One write connection can be active at a time per database file
Multiple read connections can coexist with each other
Read and write connections cannot coexist on the same file

This differs from client-server databases (PostgreSQL, MySQL) where a server process mediates all access.

What This Means in Practice¶

Scenario	Result
One `mp fetch` command	Works normally
Two `mp fetch` commands to same database	Second command gets `DatabaseLockedError`
`mp fetch` + `mp query` to same database	Query command gets `DatabaseLockedError`
Two `mp query` commands to same database	Both work (when no write lock is held)
Two `mp inspect` commands (API-only)	Both work (no database access)

Lock Conflicts¶

When a second process tries to open a database that's already locked for writing, DuckDB raises an error. mixpanel_data catches this and raises a DatabaseLockedError:

Database locked: /home/user/.mp/data/12345.db
Another mp command may be running. Try again shortly.

Database Not Found¶

When opening a database in read-only mode, the file must already exist. If you run a read command (like mp query or mp inspect tables) before fetching any data, you'll get a DatabaseNotFoundError:

No data yet: /home/user/.mp/data/12345.db
Run 'mp fetch events' or 'mp fetch profiles' to create the database.

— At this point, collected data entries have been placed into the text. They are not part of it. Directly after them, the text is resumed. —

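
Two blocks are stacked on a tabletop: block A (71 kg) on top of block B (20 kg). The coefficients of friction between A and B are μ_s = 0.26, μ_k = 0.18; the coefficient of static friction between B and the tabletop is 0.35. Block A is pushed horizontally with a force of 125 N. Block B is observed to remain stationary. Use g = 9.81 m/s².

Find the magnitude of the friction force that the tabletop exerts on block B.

Between the blocks, N₁ = m_A g = 696.5 N.
So the A–B interface can sustain at most μ_s N₁ = 181.1 N of static friction.
P = 125 N is within that limit, so A and B move together (both at rest); the A–B friction is simply f₁ = P = 125 N.
B experiences an equal 125 N forward from A (third law). B is in equilibrium, so the floor supplies f₂ = 125 N of static friction (limit μ_s(m_A+m_B)g = 312.4 N, not exceeded).

f ≈ 125 N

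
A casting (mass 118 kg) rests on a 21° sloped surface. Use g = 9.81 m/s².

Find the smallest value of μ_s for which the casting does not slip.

At the slip threshold m g sin θ = μ_s m g cos θ, so μ_s,min = tan θ.
μ_s,min = tan 21° = 0.384.

μ_s,min ≈ 0.384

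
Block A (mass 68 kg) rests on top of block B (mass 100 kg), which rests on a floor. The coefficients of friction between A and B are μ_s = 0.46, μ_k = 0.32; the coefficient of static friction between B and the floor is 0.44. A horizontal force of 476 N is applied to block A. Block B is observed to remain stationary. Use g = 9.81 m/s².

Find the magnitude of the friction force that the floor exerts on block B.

Between the blocks, N₁ = m_A g = 667.1 N.
Maximum static friction on A from B: μ_s N₁ = 0.46×667.1 = 306.9 N.
P = 476 N exceeds that limit, so A slips over B and the interface friction becomes kinetic: f₁ = μ_k N₁ = 0.32×667.1 = 213 N.
By Newton's third law B feels 213 N forward from A. With B stationary, the floor's static friction on B balances it: f₂ = 213 N (well within μ_s(m_A+m_B)g = 725.2 N).

f ≈ 213 N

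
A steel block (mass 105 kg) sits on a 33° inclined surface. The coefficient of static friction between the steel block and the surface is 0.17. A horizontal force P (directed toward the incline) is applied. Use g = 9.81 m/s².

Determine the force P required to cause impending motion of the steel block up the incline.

P ≈ 949 N

At impending motion up the slope, friction acts down-slope at its limit: f = μ_s N.
Perpendicular to the incline: N = m g cos θ + P sin θ.
Along the incline: P cos θ = m g sin θ + μ_s N = m g sin θ + μ_s (m g cos θ + P sin θ).
Solving, P (cos θ − μ_s sin θ) = m g (sin θ + μ_s cos θ), so P = 105×9.81×(sin 33° + 0.17 cos 33°)/(cos 33° − 0.17 sin 33°) = 1030×0.6872/0.7461 = 949 N.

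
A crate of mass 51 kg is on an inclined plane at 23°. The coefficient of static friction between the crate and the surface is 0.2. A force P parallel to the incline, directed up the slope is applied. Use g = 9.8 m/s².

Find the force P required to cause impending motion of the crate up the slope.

P ≈ 287 N

At impending motion up the slope, friction acts down-slope at its limit: f = μ_s N.
P is parallel to the surface, so N = m g cos θ = 460 N.
Along the incline: P = m g sin θ + μ_s N = 195 + 0.2×460 = 287 N.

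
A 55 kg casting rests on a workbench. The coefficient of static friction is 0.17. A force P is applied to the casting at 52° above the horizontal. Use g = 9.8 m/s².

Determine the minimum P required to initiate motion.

N = m g − P sin α (the pull lifts the casting).
At impending slip, P cos α = μ_s N = μ_s (m g − P sin α).
Solving: P (cos α + μ_s sin α) = μ_s m g → P = 0.17×539/(cos 52° + 0.17 sin 52°) = 91.6/0.7496 = 122 N.

P ≈ 122 N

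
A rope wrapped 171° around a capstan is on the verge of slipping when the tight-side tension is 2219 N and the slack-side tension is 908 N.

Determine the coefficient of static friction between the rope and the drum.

μ ≈ 0.299

T₂/T₁ = e^{μβ} → μ = ln(T₂/T₁)/β.
β = 171° = 2.985 rad.
μ = ln(2219/908)/2.985 = ln(2.444)/2.985 = 0.299.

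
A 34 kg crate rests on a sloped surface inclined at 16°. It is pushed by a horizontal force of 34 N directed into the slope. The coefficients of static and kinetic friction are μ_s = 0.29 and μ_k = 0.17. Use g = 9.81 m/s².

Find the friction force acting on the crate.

Normal direction: N = m g cos θ + P sin θ = 330 N.
Parallel to the incline: P cos θ − m g sin θ = 32.68 − 91.94 = -59.25 N; the friction needed to balance this is 59.25 N acting up the slope.
Maximum static friction: μ_s N = 0.29 × 330 = 95.7 N.
|f_req| = 59.25 ≤ 95.7 N → the crate is in equilibrium; friction equals the required value.

f ≈ 59.3 N (up the incline)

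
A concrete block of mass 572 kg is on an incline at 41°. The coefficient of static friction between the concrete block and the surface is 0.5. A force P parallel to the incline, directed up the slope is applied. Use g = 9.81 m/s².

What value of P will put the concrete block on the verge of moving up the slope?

At impending motion up the slope, friction acts down-slope at its limit: f = μ_s N.
P is parallel to the surface, so N = m g cos θ = 4230 N.
Along the incline: P = m g sin θ + μ_s N = 3680 + 0.5×4230 = 5800 N.

P ≈ 5800 N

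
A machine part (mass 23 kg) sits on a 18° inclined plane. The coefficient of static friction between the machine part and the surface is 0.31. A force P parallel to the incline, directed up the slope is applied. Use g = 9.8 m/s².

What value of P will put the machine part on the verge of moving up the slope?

At impending motion up the slope, friction acts down-slope at its limit: f = μ_s N.
P is parallel to the surface, so N = m g cos θ = 214 N.
Along the incline: P = m g sin θ + μ_s N = 69.7 + 0.31×214 = 136 N.

P ≈ 136 N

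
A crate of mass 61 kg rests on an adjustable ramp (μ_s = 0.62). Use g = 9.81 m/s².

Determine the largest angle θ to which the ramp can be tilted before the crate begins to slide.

θ_max ≈ 31.8°

At the slip threshold, m g sin θ = μ_s · m g cos θ, so tan θ = μ_s.
θ_max = arctan(0.62) = 31.8°.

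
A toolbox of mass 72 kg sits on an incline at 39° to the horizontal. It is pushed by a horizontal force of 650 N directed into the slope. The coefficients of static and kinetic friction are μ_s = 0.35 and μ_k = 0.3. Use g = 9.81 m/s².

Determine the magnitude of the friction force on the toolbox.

Normal direction: N = m g cos θ + P sin θ = 958 N.
Parallel to the incline: P cos θ − m g sin θ = 505.1 − 444.5 = 60.64 N; the friction needed to balance this is 60.64 N acting down the slope.
The limit of static friction is μ_s N = 335.3 N.
Since 60.64 N is within the 335.3 N limit, the toolbox stays put and friction is exactly 60.6 N.

f ≈ 60.6 N (down the incline)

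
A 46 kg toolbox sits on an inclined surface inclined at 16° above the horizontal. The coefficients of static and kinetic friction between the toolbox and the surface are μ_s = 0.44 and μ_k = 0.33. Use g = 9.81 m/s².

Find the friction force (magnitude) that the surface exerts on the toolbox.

Normal force: N = m g cos θ = 46 × 9.81 × cos 16° = 433.8 N.
For equilibrium along the incline, friction must balance the weight component: f = m g sin θ = 124.4 N up the slope.
Maximum static friction available: μ_s N = 0.44 × 433.8 = 190.9 N.
Since |124.4| ≤ 190.9 N, the toolbox remains in static equilibrium and friction takes exactly the required value.

f ≈ 124 N (up the incline)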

This is different from write mode, which creates the database file automatically.

Common Causes¶

Long-running fetch — Large date ranges take time; other commands must wait
Background processes — A previous command didn't exit cleanly
Multiple terminals — Different shells running concurrent mp commands

Resolution¶

Wait — Let the first operation complete
Check for stuck processes — ps aux | grep mp to find orphaned commands
Use separate databases — Specify different --path for concurrent work

Lazy Storage Initialization¶

To avoid unnecessary lock conflicts, Workspace initializes storage lazily:

# These DON'T open the database:
ws = Workspace()
ws.events()           # API call, no storage
ws.segmentation(...)  # API call, no storage
ws.funnels(...)       # API call, no storage

# These DO open the database (on first access):
ws.fetch_events(...)  # Writes to storage
ws.sql(...)           # Reads from storage
ws.tables()           # Reads metadata

This means API-only commands like mp inspect events never conflict with fetch operations, even when targeting the same project.

Avoiding Conflicts¶

Use Ephemeral Mode for Testing¶

# Won't conflict with your main database
mp fetch events --from 2025-01-01 --to 2025-01-07 --ephemeral

Use Separate Paths for Parallel Work¶

# Terminal 1
mp fetch events --from 2025-01-01 --to 2025-06-30 --path ./h1.db

# Terminal 2 (parallel)
mp fetch events --from 2025-07-01 --to 2025-12-31 --path ./h2.db

Combine into Single Commands¶

# Instead of two fetches, use date range in one command
mp fetch events --from 2025-01-01 --to 2025-12-31

Stream Instead of Store¶

If you don't need to query the data repeatedly:

# No database, no locks
mp fetch events --from 2025-01-01 --stdout | process_events.py

Connection Lifecycle¶

The StorageEngine manages its DuckDB connection:

# Workspace as context manager ensures cleanup
with Workspace() as ws:
    ws.fetch_events(from_date="2025-01-01", to_date="2025-01-31")
    df = ws.sql("SELECT * FROM events LIMIT 10")
# Connection closed, lock released

# Or explicit close
ws = Workspace()
try:
    ws.fetch_events(...)
finally:
    ws.close()

CLI commands handle this automatically.

Technical Details¶

Lock File¶

DuckDB creates a .wal (write-ahead log) file alongside the database during write operations. The lock is held for the duration of the connection.

Process Isolation¶

Within a single Python process, multiple Workspace instances can share the same database file (DuckDB handles internal locking). Lock conflicts occur between separate processes.

Read-Only Mode¶

Both StorageEngine and Workspace support a read_only parameter:

# Default: write access (matches DuckDB's native behavior)
ws = Workspace()  # read_only=False

# Explicit read-only for concurrent access
ws = Workspace(path="data.db", read_only=True)

Read-only connections:

Allow multiple reader processes to access the database concurrently (when no write lock is held)
Cannot execute INSERT, UPDATE, DELETE, or DDL statements
Still blocked by an active write lock (DuckDB write locks are exclusive)

The CLI uses this automatically:

Read commands (mp query, mp inspect tables, etc.) use read_only=True
Write commands (mp fetch, mp inspect drop) use read_only=False

Note: If a mp fetch is running, other commands will still be blocked until it completes. The benefit of read-only mode is enabling multiple concurrent read operations (e.g., two mp query commands).